Sure enough, a 13-foot, 800-pound, dinosaur-like creature was tugging (or rather, yanking) on the line. After a 45-minute battle at the reel, Treworgy managed to get a glimpse of his catch. Turns out, he had caught the incredibly endangered sawfish.
Maine Angler Manages to Hook Second Endangered Fish
Because of the condition of the species, Treworgy couldn’t keep the endangered fish. Treworgy got a glimpse of the prehistoric fish, but soon after, the endangered animal snapped the pole.
But there wasn’t much time to marvel at the once-in-a-lifetime catch.
“Before I even had time to really recover, take a breath from that, I heard the second line on the boat hit,” Treworgy recalled.
Shockingly, Treworgy had another sawfish on his second line. This one wasn’t quite as powerful as the first but was just as mesmerizing. Of course, he and his father had to snap a few photos before they safely released the sawfish back into the warm waters.
The Maine angler still can’t believe his luck.
“I’m still amazed every time I look at it. I can’t believe I caught it,” he said. “It blew my mind I never expected to catch one sawfish in my life let alone two back to back.”
Likewise, Treworgy’s wife, Alexandria was just as ecstatic about the catch.
“It’s a pretty big deal. So I was very excited for him,” she said. “And my first reaction was ‘What a terrible day to miss fishing.'”

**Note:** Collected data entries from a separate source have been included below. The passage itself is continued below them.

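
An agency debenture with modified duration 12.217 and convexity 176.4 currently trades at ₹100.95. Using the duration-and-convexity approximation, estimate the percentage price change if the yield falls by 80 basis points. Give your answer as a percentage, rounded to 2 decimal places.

+10.34%

Duration effect: -D_mod·Δy = -12.217 × (-0.008) = +0.097736
Convexity effect: ½·C·(Δy)² = 0.5 × 176.4 × (-0.008)² = +0.0056448
ΔP/P ≈ +0.097736 + 0.0056448 = +0.1033808
= +10.33808%.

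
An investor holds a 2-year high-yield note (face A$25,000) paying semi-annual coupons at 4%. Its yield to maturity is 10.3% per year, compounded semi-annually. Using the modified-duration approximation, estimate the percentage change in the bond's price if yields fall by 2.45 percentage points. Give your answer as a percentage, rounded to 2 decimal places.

+4.52%

Periodic yield y = 0.0515. Modified duration first:
  t   CF        PV=CF/(1+0.0515)^t    t·PV
  1       500.00       475.5112       475.5112
  2       500.00       452.2218       904.4435
  3       500.00       430.0730     1,290.2190
  4    25,500.00    20,859.4605    83,437.8421
  Σ                 22,217.2664    86,108.0158
P = 22,217.2664; D_Mac = 3.87573 half-year periods = 1.93786 yrs; D_mod = 1.93786/(1+0.0515) = 1.84295 yrs.
ΔP/P ≈ -D_mod · Δy = -1.84295 × (-0.0245) = +0.045152 = +4.5152%.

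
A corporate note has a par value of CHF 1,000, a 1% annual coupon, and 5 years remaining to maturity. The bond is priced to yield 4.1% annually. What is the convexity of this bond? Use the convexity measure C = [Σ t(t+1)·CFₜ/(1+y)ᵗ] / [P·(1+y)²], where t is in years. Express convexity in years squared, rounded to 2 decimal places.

With y = 0.041:
  t   CF        PV=CF/(1+0.041)^t    t·PV        t(t+1)·PV
  1        10.00         9.6061         9.6061          19.2123
  2        10.00         9.2278        18.4556          55.3668
  3        10.00         8.8644        26.5931         106.3724
  4        10.00         8.5152        34.0610         170.3049
  5     1,010.00       826.1668     4,130.8339      24,785.0033
  Σ                    862.3803     4,219.5497      25,136.2597
P = 862.3803.
Convexity = Σ t(t+1)·PV / [P·(1+y)²] = 25,136.2597 / (862.3803 × 1.083681) = 26.89678.

26.90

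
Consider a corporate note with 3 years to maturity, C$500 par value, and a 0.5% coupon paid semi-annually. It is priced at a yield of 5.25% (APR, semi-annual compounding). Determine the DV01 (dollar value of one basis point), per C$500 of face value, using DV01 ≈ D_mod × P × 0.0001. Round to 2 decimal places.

Periodic yield y = 0.02625.
  t   CF        PV=CF/(1+0.02625)^t    t·PV
  1         1.25         1.2180         1.2180
  2         1.25         1.1869         2.3737
  3         1.25         1.1565         3.4695
  4         1.25         1.1269         4.5077
  5         1.25         1.0981         5.4905
  6       501.25       429.0771     2,574.4628
  Σ                    434.8636     2,591.5223
P = 434.8636; D_Mac = 5.95939 half-year periods = 2.97970 yrs; D_mod = 2.90348 yrs.
DV01 ≈ 2.90348 × 434.8636 × 0.0001 = 0.126262.

C$0.13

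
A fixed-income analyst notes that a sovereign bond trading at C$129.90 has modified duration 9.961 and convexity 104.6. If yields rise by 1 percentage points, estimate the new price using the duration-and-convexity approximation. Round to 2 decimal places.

Duration effect: -D_mod·Δy = -9.961 × (+0.01) = -0.099610
Convexity effect: ½·C·(Δy)² = 0.5 × 104.6 × (0.01)² = +0.0052300
ΔP/P ≈ -0.099610 + 0.0052300 = -0.094380
New price ≈ 129.90 × (1 - 0.094380) = 117.640038.

C$117.64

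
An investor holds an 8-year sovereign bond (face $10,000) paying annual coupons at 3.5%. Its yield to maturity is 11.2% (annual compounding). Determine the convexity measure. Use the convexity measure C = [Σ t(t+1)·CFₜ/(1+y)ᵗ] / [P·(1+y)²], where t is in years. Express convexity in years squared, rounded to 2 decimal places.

46.93

With y = 0.112:
  t   CF        PV=CF/(1+0.112)^t    t·PV        t(t+1)·PV
  1       350.00       314.7482       314.7482         629.4964
  2       350.00       283.0469       566.0939       1,698.2817
  3       350.00       254.5386       763.6159       3,054.4634
  4       350.00       228.9016       915.6065       4,578.0327
  5       350.00       205.8468     1,029.2340       6,175.4038
  6       350.00       185.1140     1,110.6841       7,774.7890
  7       350.00       166.4694     1,165.2861       9,322.2890
  8    10,350.00     4,426.9239    35,415.3908     318,738.5174
  Σ                  6,065.5895    41,280.6595     351,971.2734
P = 6,065.5895.
Convexity = Σ t(t+1)·PV / [P·(1+y)²] = 351,971.2734 / (6,065.5895 × 1.236544) = 46.92720.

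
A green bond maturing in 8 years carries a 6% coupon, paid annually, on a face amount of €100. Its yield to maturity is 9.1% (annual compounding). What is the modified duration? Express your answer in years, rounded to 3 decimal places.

5.887 years

Periodic yield y = 0.091. First find Macaulay duration:
  t   CF        PV=CF/(1+0.091)^t    t·PV
  1         6.00         5.4995         5.4995
  2         6.00         5.0408        10.0817
  3         6.00         4.6204        13.8611
  4         6.00         4.2350        16.9400
  5         6.00         3.8817        19.4087
  6         6.00         3.5580        21.3478
  7         6.00         3.2612        22.8284
  8       106.00        52.8090       422.4719
  Σ                     82.9056       532.4392
P = 82.9056; Macaulay duration = 532.4392 / 82.9056 = 6.42223 years.
Modified duration = D_Mac / (1 + y) = 6.42223 / 1.091 = 5.88655 years.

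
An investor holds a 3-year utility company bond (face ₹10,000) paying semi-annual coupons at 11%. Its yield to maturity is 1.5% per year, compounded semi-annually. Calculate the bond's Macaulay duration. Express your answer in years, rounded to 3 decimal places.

2.683 years

Periodic yield y = 0.0075. Discount each cash flow and weight by its period:
  t   CF        PV=CF/(1+0.0075)^t    t·PV
  1       550.00       545.9057       545.9057
  2       550.00       541.8419     1,083.6838
  3       550.00       537.8083     1,613.4250
  4       550.00       533.8048     2,135.2192
  5       550.00       529.8311     2,649.1553
  6    10,550.00    10,087.4671    60,524.8025
  Σ                 12,776.6589    68,552.1915
Price P = Σ PV = 12,776.6589.
Macaulay duration = Σ(t·PV) / P = 68,552.1915 / 12,776.6589 = 5.36542 half-year periods.
In years: 5.36542 / 2 = 2.68271 years.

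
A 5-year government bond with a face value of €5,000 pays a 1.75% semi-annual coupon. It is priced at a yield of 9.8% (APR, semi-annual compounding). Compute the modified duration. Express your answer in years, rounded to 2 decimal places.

4.54 years

Periodic yield y = 0.049. First find Macaulay duration:
  t   CF        PV=CF/(1+0.049)^t    t·PV
  1        43.75        41.7064        41.7064
  2        43.75        39.7582        79.5165
  3        43.75        37.9011       113.7032
  4        43.75        36.1307       144.5227
  5        43.75        34.4430       172.2149
  6        43.75        32.8341       197.0046
  7        43.75        31.3004       219.1027
  8        43.75        29.8383       238.7064
  9        43.75        28.4445       256.0007
  10    5,043.75     3,126.0698    31,260.6979
  Σ                  3,438.4265    32,723.1760
P = 3,438.4265; Macaulay duration = 32,723.1760 / 3,438.4265 = 9.51690 half-year periods = 4.75845 years.
Modified duration = D_Mac / (1 + y) = 4.75845 / 1.049 = 4.53618 years.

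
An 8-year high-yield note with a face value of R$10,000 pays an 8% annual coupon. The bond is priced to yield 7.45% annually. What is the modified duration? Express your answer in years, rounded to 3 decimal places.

Periodic yield y = 0.0745. First find Macaulay duration:
  t   CF        PV=CF/(1+0.0745)^t    t·PV
  1       800.00       744.5323       744.5323
  2       800.00       692.9105     1,385.8210
  3       800.00       644.8679     1,934.6036
  4       800.00       600.1562     2,400.6249
  5       800.00       558.5446     2,792.7232
  6       800.00       519.8182     3,118.9091
  7       800.00       483.7768     3,386.4377
  8    10,800.00     6,078.1638    48,625.3101
  Σ                 10,322.7703    64,388.9618
P = 10,322.7703; Macaulay duration = 64,388.9618 / 10,322.7703 = 6.23757 years.
Modified duration = D_Mac / (1 + y) = 6.23757 / 1.0745 = 5.80509 years.

5.805 years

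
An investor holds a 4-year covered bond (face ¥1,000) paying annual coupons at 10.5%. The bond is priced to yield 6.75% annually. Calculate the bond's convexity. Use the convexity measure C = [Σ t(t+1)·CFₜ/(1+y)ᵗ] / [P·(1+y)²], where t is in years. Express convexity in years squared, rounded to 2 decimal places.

14.63

With y = 0.0675:
  t   CF        PV=CF/(1+0.0675)^t    t·PV        t(t+1)·PV
  1       105.00        98.3607        98.3607         196.7213
  2       105.00        92.1411       184.2823         552.8468
  3       105.00        86.3149       258.9446       1,035.7785
  4     1,105.00       850.9239     3,403.6958      17,018.4788
  Σ                  1,127.7406     3,945.2833      18,803.8254
P = 1,127.7406.
Convexity = Σ t(t+1)·PV / [P·(1+y)²] = 18,803.8254 / (1,127.7406 × 1.139556) = 14.63192.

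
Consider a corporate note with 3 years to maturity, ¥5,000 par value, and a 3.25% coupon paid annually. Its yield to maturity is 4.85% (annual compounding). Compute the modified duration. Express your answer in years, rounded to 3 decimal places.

Periodic yield y = 0.0485. First find Macaulay duration:
  t   CF        PV=CF/(1+0.0485)^t    t·PV
  1       162.50       154.9833       154.9833
  2       162.50       147.8143       295.6286
  3     5,162.50     4,478.7287    13,436.1862
  Σ                  4,781.5264    13,886.7982
P = 4,781.5264; Macaulay duration = 13,886.7982 / 4,781.5264 = 2.90426 years.
Modified duration = D_Mac / (1 + y) = 2.90426 / 1.0485 = 2.76992 years.

2.770 years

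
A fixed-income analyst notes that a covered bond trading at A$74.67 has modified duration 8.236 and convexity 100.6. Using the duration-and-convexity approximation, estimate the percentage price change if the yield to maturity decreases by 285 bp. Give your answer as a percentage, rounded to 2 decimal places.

+27.56%

Duration effect: -D_mod·Δy = -8.236 × (-0.0285) = +0.234726
Convexity effect: ½·C·(Δy)² = 0.5 × 100.6 × (-0.0285)² = +0.040856175
ΔP/P ≈ +0.234726 + 0.040856175 = +0.275582175
= +27.5582175%.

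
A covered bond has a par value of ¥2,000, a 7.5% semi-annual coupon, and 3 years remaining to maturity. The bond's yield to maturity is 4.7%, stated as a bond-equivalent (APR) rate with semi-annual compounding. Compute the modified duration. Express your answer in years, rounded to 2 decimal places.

2.69 years

Periodic yield y = 0.0235. First find Macaulay duration:
  t   CF        PV=CF/(1+0.0235)^t    t·PV
  1        75.00        73.2780        73.2780
  2        75.00        71.5955       143.1909
  3        75.00        69.9516       209.8548
  4        75.00        68.3455       273.3820
  5        75.00        66.7763       333.8813
  6     2,075.00     1,805.0574    10,830.3445
  Σ                  2,155.0042    11,863.9314
P = 2,155.0042; Macaulay duration = 11,863.9314 / 2,155.0042 = 5.50529 half-year periods = 2.75265 years.
Modified duration = D_Mac / (1 + y) = 2.75265 / 1.0235 = 2.68944 years.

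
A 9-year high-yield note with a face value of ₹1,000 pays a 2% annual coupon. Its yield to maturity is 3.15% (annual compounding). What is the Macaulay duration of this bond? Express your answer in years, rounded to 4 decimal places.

8.2860 years

Periodic yield y = 0.0315. Discount each cash flow and weight by its year:
  t   CF        PV=CF/(1+0.0315)^t    t·PV
  1        20.00        19.3892        19.3892
  2        20.00        18.7971        37.5943
  3        20.00        18.2231        54.6693
  4        20.00        17.6666        70.6664
  5        20.00        17.1271        85.6355
  6        20.00        16.6041        99.6244
  7        20.00        16.0970       112.6791
  8        20.00        15.6054       124.8436
  9     1,020.00       771.5731     6,944.1579
  Σ                    911.0828     7,549.2598
Price P = Σ PV = 911.0828.
Macaulay duration = Σ(t·PV) / P = 7,549.2598 / 911.0828 = 8.28603 years.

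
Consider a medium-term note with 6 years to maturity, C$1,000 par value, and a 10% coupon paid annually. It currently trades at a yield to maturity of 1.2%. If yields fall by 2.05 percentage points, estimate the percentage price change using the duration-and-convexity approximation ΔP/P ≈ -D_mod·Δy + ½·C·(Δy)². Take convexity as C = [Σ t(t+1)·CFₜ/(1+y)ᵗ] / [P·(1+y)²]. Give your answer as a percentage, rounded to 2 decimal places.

+10.87%

With y = 0.012:
  t   CF        PV=CF/(1+0.012)^t    t·PV        t(t+1)·PV
  1       100.00        98.8142        98.8142         197.6285
  2       100.00        97.6425       195.2850         585.8551
  3       100.00        96.4847       289.4541       1,157.8164
  4       100.00        95.3406       381.3625       1,906.8123
  5       100.00        94.2101       471.0505       2,826.3028
  6     1,100.00     1,024.0228     6,144.1366      43,008.9560
  Σ                  1,506.5149     7,580.1029      49,683.3711
P = 1,506.5149; D_Mac = 5.03155 yrs; D_mod = 4.97189 yrs; C = 32.20154.
Duration effect: -4.97189 × (-0.0205) = +0.101924
Convexity effect: 0.5 × 32.20154 × (-0.0205)² = +0.0067663
ΔP/P ≈ +0.101924 + 0.0067663 = +0.108690 = +10.8690%.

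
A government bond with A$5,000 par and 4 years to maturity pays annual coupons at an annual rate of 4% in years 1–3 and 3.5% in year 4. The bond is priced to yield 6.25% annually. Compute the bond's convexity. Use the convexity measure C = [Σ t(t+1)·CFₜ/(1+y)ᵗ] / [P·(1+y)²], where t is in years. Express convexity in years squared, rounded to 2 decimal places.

With y = 0.0625:
  t   CF        PV=CF/(1+0.0625)^t    t·PV        t(t+1)·PV
  1       200.00       188.2353       188.2353         376.4706
  2       200.00       177.1626       354.3253       1,062.9758
  3       200.00       166.7413       500.2239       2,000.8956
  4     5,175.00     4,060.6410    16,242.5641      81,212.8207
  Σ                  4,592.7803    17,285.3486      84,653.1627
P = 4,592.7803.
Convexity = Σ t(t+1)·PV / [P·(1+y)²] = 84,653.1627 / (4,592.7803 × 1.128906) = 16.32712.

16.33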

Maine Angler Stresses Importance of Safely Releasing Sawfish
As incredible of a trophy as this fish would be, Treworgy’s priority after hooking these two fish was to ensure they made it back into the water.
According to the Natural Resources Defense Council, Inc., there may be as few as 200 or as many as 5,000 sawfish left in the world, and most of them are in Florida.
“We are seeing a troubling number of incidents of mishandling by anglers, most of them coming through social media,” says Sonja Fordham, president of Shark Advocates International.
Needless to say, it is paramount that anglers like Treworgy ensure the security of the species.